26-го старшая дочь — ученица Харьковской балетной школы — должна была выступать в спектакле «Чиполлино». Но концерт состоялся дома…
Собственно, война идет восемь лет, но я до последнего верила, что до полномасштабного вторжения не дойдет. Потом думала, что все закончится через два-три дня, максимум — неделю.
Человек 15 из российского «Гилеля» написали же в первый день войны: Юля, мы никогда не отмоемся, чувствуем себя виноватыми. Некоторые из них до сих пор со мной на связи, даже деньги присылали, многие сами планируют уезжать из России…
Мы на Салтовке жили — все знают, что там происходило. Сняли в квартире зеркала, спустились в подвал на несколько часов, а потом послушались младшую дочку, сказавшую, что там опаснее, чем дома, и вернулись.
В одной комнате под несущей стеной разложили большую кровать, ночью я включала релаксирующую музыку, заглушавшую взрывы. Потому что от них прямо колотило. А днем смотрели мультики, чтобы всего этого не слышать. Сначала я говорила, что меня отсюда не выгнать, потому что это мой дом, но когда через неделю начали бомбить с воздуха, и я закрывала собой детей… это было ужасно. У младшей каждая клеточка тела тряслась, и она ничего не могла с этим поделать. Дети не должны все это видеть, слышать, и бояться быть взорванными.

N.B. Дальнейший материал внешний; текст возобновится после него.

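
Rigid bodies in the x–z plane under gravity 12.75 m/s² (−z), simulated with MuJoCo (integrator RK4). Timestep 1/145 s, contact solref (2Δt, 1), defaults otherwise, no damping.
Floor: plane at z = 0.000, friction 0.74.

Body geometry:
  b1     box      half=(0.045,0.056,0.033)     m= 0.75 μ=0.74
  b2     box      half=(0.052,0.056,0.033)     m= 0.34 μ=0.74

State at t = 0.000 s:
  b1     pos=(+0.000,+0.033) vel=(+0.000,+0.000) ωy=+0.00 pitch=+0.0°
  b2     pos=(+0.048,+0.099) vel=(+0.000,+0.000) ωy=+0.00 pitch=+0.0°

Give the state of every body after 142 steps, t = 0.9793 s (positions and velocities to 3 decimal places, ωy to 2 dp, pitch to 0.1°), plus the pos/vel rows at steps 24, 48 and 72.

State at t = 0.9793 s:
  b1     pos=(+0.000,+0.033) vel=(+0.000,+0.000) ωy=+0.00 pitch=+0.0°
  b2     pos=(+0.092,+0.052) vel=(+0.000,+0.000) ωy=+0.00 pitch=+90.0°

Key-timestep trajectory:
   step    t(s)  b1.x    b1.z    b1.vx   b1.vz   b2.x    b2.z    b2.vx   b2.vz 
     24  0.1655   +0.000  +0.033  +0.000  +0.000   +0.058  +0.096  +0.161  -0.100
     48  0.3310   +0.000  +0.033  +0.000  +0.000   +0.100  +0.056  +0.123  +0.100
     72  0.4966   +0.000  +0.033  +0.000  +0.000   +0.088  +0.053  +0.015  +0.024


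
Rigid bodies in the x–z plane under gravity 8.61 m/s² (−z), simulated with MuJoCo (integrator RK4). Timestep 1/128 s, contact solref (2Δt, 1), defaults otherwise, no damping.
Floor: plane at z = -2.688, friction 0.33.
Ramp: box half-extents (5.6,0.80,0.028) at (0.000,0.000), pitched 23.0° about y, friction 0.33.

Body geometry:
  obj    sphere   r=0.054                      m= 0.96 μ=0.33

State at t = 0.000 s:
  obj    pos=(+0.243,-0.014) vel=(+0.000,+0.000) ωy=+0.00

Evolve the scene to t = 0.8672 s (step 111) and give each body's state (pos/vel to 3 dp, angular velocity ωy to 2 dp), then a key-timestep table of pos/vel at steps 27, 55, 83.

State at t = 0.8672 s:
  obj    pos=(+1.075,-0.367) vel=(+1.918,-0.814) ωy=+38.58

Key-timestep trajectory:
   step    t(s)  obj.x    obj.z    obj.vx   obj.vz 
     27  0.2109   +0.292  -0.035  +0.467  -0.198
     55  0.4297   +0.447  -0.101  +0.951  -0.403
     83  0.6484   +0.708  -0.212  +1.434  -0.609


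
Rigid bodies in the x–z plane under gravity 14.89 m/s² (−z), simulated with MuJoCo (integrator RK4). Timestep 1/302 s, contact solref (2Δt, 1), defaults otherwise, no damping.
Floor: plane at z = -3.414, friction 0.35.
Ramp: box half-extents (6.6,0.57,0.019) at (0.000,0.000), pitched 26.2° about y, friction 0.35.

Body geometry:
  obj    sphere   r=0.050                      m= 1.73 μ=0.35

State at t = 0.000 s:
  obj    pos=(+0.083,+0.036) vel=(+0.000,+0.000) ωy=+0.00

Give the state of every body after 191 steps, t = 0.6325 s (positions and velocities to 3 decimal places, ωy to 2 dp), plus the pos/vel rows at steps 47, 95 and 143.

State at t = 0.6325 s:
  obj    pos=(+0.926,-0.379) vel=(+2.665,-1.311) ωy=+59.39

Key-timestep trajectory:
   step    t(s)  obj.x    obj.z    obj.vx   obj.vz 
     47  0.1556   +0.134  +0.011  +0.656  -0.323
     95  0.3146   +0.292  -0.067  +1.326  -0.652
    143  0.4735   +0.555  -0.196  +1.995  -0.982


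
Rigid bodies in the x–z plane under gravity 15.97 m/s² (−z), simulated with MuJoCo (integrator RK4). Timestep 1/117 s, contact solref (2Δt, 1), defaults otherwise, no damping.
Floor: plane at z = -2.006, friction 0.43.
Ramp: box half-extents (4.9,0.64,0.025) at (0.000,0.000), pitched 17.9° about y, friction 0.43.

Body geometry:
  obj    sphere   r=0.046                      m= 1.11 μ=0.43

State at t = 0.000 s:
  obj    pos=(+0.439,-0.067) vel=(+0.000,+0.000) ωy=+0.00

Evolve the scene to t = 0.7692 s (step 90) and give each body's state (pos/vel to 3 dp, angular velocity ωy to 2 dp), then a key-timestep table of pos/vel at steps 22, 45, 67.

State at t = 0.7692 s:
  obj    pos=(+1.426,-0.386) vel=(+2.566,-0.829) ωy=+58.62

Key-timestep trajectory:
   step    t(s)  obj.x    obj.z    obj.vx   obj.vz 
     22  0.1880   +0.498  -0.086  +0.627  -0.203
     45  0.3846   +0.686  -0.147  +1.283  -0.414
     67  0.5726   +0.986  -0.244  +1.910  -0.617


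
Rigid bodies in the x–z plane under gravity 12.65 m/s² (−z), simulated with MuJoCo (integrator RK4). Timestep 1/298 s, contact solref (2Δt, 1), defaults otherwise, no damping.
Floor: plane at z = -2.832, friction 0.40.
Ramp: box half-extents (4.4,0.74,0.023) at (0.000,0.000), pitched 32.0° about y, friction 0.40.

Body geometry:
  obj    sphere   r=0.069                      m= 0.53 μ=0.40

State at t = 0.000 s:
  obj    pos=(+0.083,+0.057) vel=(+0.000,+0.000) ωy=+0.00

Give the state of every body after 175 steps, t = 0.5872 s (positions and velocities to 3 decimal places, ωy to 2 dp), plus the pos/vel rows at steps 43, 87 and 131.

State at t = 0.5872 s:
  obj    pos=(+0.783,-0.381) vel=(+2.385,-1.490) ωy=+40.74

Key-timestep trajectory:
   step    t(s)  obj.x    obj.z    obj.vx   obj.vz 
     43  0.1443   +0.125  +0.030  +0.586  -0.366
     87  0.2919   +0.256  -0.051  +1.186  -0.741
    131  0.4396   +0.475  -0.189  +1.785  -1.115


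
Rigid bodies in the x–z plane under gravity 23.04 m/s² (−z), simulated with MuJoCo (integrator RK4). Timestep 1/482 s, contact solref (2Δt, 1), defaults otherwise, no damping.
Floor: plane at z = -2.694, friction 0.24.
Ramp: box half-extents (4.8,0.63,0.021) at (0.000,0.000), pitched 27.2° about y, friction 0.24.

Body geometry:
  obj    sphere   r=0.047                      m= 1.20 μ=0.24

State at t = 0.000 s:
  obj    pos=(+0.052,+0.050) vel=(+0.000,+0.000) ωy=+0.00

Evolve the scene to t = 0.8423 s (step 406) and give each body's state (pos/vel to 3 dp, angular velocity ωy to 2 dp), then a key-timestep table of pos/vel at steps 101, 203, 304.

State at t = 0.8423 s:
  obj    pos=(+2.426,-1.170) vel=(+5.636,-2.896) ωy=+134.80

Key-timestep trajectory:
   step    t(s)  obj.x    obj.z    obj.vx   obj.vz 
    101  0.2095   +0.199  -0.026  +1.402  -0.721
    203  0.4212   +0.645  -0.255  +2.818  -1.448
    304  0.6307   +1.383  -0.634  +4.220  -2.169


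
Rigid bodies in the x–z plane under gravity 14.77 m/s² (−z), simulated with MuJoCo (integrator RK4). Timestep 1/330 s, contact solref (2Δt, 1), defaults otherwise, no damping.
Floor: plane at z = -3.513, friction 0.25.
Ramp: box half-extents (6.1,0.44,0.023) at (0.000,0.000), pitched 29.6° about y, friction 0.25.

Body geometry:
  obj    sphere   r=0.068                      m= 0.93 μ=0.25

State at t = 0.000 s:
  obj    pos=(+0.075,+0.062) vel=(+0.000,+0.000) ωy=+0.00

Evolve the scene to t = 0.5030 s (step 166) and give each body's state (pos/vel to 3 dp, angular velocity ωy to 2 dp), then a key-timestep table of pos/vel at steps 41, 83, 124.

State at t = 0.5030 s:
  obj    pos=(+0.648,-0.264) vel=(+2.279,-1.295) ωy=+38.54

Key-timestep trajectory:
   step    t(s)  obj.x    obj.z    obj.vx   obj.vz 
     41  0.1242   +0.110  +0.042  +0.563  -0.320
     83  0.2515   +0.218  -0.019  +1.140  -0.648
    124  0.3758   +0.395  -0.120  +1.703  -0.967


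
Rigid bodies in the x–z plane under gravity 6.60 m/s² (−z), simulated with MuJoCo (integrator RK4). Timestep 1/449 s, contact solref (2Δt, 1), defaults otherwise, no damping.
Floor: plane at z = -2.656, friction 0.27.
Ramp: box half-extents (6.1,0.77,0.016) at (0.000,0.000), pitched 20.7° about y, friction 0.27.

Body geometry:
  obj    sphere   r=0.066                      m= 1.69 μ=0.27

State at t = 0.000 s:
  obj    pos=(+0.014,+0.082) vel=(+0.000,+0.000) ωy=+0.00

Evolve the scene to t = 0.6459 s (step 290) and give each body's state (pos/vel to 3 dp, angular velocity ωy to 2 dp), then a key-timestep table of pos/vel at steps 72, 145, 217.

State at t = 0.6459 s:
  obj    pos=(+0.339,-0.041) vel=(+1.007,-0.380) ωy=+16.31

Key-timestep trajectory:
   step    t(s)  obj.x    obj.z    obj.vx   obj.vz 
     72  0.1604   +0.034  +0.075  +0.250  -0.094
    145  0.3229   +0.095  +0.052  +0.503  -0.190
    217  0.4833   +0.196  +0.014  +0.753  -0.285


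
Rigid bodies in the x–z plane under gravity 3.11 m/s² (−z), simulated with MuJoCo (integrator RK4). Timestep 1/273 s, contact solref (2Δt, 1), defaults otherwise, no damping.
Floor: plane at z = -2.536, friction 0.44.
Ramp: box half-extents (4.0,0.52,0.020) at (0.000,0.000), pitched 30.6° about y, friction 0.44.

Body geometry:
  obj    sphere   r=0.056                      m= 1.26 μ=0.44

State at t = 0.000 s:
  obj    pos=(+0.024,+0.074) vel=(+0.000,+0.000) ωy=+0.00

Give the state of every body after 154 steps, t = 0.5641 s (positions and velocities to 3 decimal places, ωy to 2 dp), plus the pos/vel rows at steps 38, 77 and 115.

State at t = 0.5641 s:
  obj    pos=(+0.179,-0.018) vel=(+0.549,-0.325) ωy=+11.39

Key-timestep trajectory:
   step    t(s)  obj.x    obj.z    obj.vx   obj.vz 
     38  0.1392   +0.033  +0.068  +0.136  -0.080
     77  0.2821   +0.063  +0.051  +0.275  -0.162
    115  0.4212   +0.110  +0.023  +0.410  -0.243


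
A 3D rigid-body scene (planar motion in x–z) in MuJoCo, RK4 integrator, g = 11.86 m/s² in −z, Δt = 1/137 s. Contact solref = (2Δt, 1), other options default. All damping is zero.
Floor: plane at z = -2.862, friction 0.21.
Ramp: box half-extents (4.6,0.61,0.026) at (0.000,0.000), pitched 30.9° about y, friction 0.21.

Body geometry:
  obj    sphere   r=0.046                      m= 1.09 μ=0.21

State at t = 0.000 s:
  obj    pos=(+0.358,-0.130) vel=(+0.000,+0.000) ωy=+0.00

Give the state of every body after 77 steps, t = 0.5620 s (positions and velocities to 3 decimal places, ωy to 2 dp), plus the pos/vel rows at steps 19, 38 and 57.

State at t = 0.5620 s:
  obj    pos=(+0.948,-0.483) vel=(+2.098,-1.256) ωy=+53.11

Key-timestep trajectory:
   step    t(s)  obj.x    obj.z    obj.vx   obj.vz 
     19  0.1387   +0.394  -0.152  +0.518  -0.310
     38  0.2774   +0.502  -0.216  +1.036  -0.620
     57  0.4161   +0.681  -0.324  +1.553  -0.930


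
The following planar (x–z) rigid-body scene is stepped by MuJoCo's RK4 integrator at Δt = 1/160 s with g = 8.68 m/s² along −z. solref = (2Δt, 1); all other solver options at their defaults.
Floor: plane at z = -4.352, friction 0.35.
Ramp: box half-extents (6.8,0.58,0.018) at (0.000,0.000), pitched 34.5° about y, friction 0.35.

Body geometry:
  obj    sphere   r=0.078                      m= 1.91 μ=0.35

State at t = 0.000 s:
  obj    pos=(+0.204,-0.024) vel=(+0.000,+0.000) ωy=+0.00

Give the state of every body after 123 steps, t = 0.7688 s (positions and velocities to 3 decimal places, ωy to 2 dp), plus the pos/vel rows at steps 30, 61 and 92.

State at t = 0.7688 s:
  obj    pos=(+1.059,-0.612) vel=(+2.225,-1.529) ωy=+34.60

Key-timestep trajectory:
   step    t(s)  obj.x    obj.z    obj.vx   obj.vz 
     30  0.1875   +0.255  -0.059  +0.543  -0.373
     61  0.3813   +0.415  -0.168  +1.104  -0.758
     92  0.5750   +0.683  -0.353  +1.664  -1.144


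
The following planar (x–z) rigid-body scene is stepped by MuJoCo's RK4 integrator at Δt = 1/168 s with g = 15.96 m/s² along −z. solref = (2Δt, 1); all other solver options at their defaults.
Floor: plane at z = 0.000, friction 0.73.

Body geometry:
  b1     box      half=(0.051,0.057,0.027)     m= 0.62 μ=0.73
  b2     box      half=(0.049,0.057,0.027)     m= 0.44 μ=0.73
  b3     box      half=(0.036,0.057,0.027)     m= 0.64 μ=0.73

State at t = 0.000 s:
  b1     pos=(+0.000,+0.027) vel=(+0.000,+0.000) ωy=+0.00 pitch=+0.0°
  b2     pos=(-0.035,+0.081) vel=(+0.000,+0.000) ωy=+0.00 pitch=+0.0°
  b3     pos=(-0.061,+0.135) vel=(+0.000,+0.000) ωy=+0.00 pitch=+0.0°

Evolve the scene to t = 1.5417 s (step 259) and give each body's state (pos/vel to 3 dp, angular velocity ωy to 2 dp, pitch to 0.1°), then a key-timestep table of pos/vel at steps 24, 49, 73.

State at t = 1.5417 s:
  b1     pos=(+0.000,+0.027) vel=(+0.000,+0.000) ωy=+0.00 pitch=+0.0°
  b2     pos=(-0.083,+0.049) vel=(+0.000,+0.000) ωy=+0.00 pitch=-90.0°
  b3     pos=(-0.153,+0.036) vel=(+0.000,+0.000) ωy=+0.00 pitch=-90.0°

Key-timestep trajectory:
   step    t(s)  b1.x    b1.z    b1.vx   b1.vz   b2.x    b2.z    b2.vx   b2.vz   b3.x    b3.z    b3.vx   b3.vz 
     24  0.1429   +0.000  +0.027  +0.000  +0.000   -0.036  +0.081  -0.009  +0.005   -0.063  +0.134  -0.026  -0.004
     49  0.2917   +0.000  +0.027  +0.001  +0.000   -0.040  +0.083  -0.063  +0.024   -0.075  +0.132  -0.169  -0.050
     73  0.4345   +0.000  +0.027  +0.000  +0.001   -0.067  +0.080  -0.352  -0.299   -0.129  +0.083  -0.533  -1.034


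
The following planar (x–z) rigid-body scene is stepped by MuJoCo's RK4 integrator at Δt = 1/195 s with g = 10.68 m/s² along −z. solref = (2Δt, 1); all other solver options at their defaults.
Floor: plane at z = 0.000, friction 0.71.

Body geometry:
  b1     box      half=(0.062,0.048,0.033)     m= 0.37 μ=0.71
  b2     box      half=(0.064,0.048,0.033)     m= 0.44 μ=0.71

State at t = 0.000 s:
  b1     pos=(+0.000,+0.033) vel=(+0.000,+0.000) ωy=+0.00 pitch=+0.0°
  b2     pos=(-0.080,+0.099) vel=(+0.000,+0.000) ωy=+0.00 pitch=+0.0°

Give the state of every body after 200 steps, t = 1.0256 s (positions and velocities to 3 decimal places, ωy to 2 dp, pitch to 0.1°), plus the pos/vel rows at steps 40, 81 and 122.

State at t = 1.0256 s:
  b1     pos=(+0.000,+0.033) vel=(+0.000,+0.000) ωy=+0.00 pitch=+0.0°
  b2     pos=(-0.146,+0.064) vel=(+0.000,+0.000) ωy=+0.00 pitch=-90.0°

Key-timestep trajectory:
   step    t(s)  b1.x    b1.z    b1.vx   b1.vz   b2.x    b2.z    b2.vx   b2.vz 
     40  0.2051   +0.000  +0.033  +0.000  +0.000   -0.112  +0.072  -0.226  +0.029
     81  0.4154   +0.000  +0.033  +0.000  +0.000   -0.158  +0.069  -0.029  +0.009
    122  0.6256   +0.000  +0.033  +0.000  +0.000   -0.143  +0.065  -0.114  -0.053


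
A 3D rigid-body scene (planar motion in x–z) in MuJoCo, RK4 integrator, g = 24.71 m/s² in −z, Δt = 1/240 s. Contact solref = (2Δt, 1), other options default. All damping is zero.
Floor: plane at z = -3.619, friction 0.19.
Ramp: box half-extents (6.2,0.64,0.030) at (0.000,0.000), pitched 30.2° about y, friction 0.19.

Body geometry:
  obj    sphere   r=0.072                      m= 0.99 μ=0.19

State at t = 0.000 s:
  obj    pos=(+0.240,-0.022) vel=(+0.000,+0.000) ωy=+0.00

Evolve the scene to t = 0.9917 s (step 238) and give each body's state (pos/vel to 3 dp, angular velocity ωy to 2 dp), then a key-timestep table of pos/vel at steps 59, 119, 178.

State at t = 0.9917 s:
  obj    pos=(+4.014,-2.218) vel=(+7.610,-4.429) ωy=+122.25

Key-timestep trajectory:
   step    t(s)  obj.x    obj.z    obj.vx   obj.vz 
     59  0.2458   +0.472  -0.157  +1.887  -1.098
    119  0.4958   +1.184  -0.571  +3.805  -2.215
    178  0.7417   +2.351  -1.250  +5.692  -3.313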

Я сказала им взять все важные для них игрушки, чтобы сохранить кусочек дома. Ночью 2 марта мы загрузили две машины, в 8 утра заехали за родителями мужа (78 лет и 83 года) и отправились в дорогу — я в машине с детьми, а муж — с родителями.
Мама, а кто такие беженцы?
Примерно в 9 утра проезжали мимо «Гилеля», а через час его полностью разбомбили. Вдребезги. И еврейскую школу обстреляли, стекла в синагоге выбили.